We're looking for someone smart and savvy and who can be funny and playful with ideas; we're looking for someone who can speak to people's humor, fears and what gets them going; and we want someone who has purposeful humor and creativity as well as poignant ideas and language that can cut through political gridlock and debate.
We look for people with a rigorous and thought-provoking perspective on a wide range of political issues, and especially on tech and policy. We want you to be a thinker and someone who can synthesize a problem or an idea out of ordinary interaction and frustrations / struggles.
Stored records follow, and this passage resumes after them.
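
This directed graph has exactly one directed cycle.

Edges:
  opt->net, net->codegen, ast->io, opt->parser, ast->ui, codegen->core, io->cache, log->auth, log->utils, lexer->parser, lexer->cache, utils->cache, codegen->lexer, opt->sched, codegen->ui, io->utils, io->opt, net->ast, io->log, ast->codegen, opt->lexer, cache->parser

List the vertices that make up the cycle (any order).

io, ast, net, opt

DFS with gray/black marking from ast:
ast gray
  codegen gray
    core gray
    core black
    ui gray
    ui black
    lexer gray
      parser gray
      parser black
      cache gray
        cache→parser: parser black — skip
      cache black
    lexer black
  codegen black
  io gray
    opt gray
      opt→parser: parser black — skip
      opt→lexer: lexer black — skip
      sched gray
      sched black
      net gray
        net→codegen: codegen black — skip
        net→ast: ast is gray → back edge
Back edge closes the cycle ast → io → opt → net → ast; its vertices are {io, ast, net, opt}.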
We'd especially enjoy someone who has a wide interest in pulling off tactics and strategy and using whatever resources are at their disposal -- you should have an interest in using law, policies, pop culture, music, philosophy, subcultural themes, memes, language, history, media, organizing playbooks, and whatever else is out there to pull off a really hard-hitting and exciting campaign for the right audience.
If you’re interested, send links to work you’ve done to email@example.com. Show us that you excel at the things we’re looking for. If you like, include links to or samples of your writing–ideally in situations where you’re writing to persuade a group of people to believe something or take an action.
The team will be 100% remote-—no need to commute or relocate. We are particularly looking for someone who is in San Francisco or New York. If you're interested in relocation to NYC / SF, let us know. We’d start working with you on a contract basis at an hourly rate, but we will be able to offer full-time position with competitive salary and benefits to the right person.
Include as much relevant information as possible: significant things you’ve done, projects you’ve worked on, etc. Being well-rounded is a plus, so don’t exclude significant skills or achievements just because they aren’t activism related (e.g. starting a business, or being a musician).
Compensation: Market Rate / Commensurate with Experience
Note: we expect this job announcement to reach a lot of people who are very politically active, but who may not be sold on the significance of this particular cause. So here’s a quick summary of how we see the threat and the opportunity:
First, technology is increasingly the foundation for social participation and the pursuit of justice. We depend on a combination of software, devices, and the internet to get news, read books, organize others— a slew of essential activities. Second, digital technology contains a basic social justice: once something gets made, it costs relatively little to give everyone access.
This means two things: 1) to preserve our existing freedoms and institutions we have to fight to keep their technological underpinnings free from interference. 2) If we’re successful we win much more than that: a world where everyone has equal access to many of humanity’s most valuable creations (knowledge, cultural expression, and the digital tools to make more).
There are several excellent organizations working on the same set of issues, but we think we can be much more effective by focusing on public-facing campaigns and employing a different mix of tactics. The organization’s founding team also has an interesting track record in doing just this.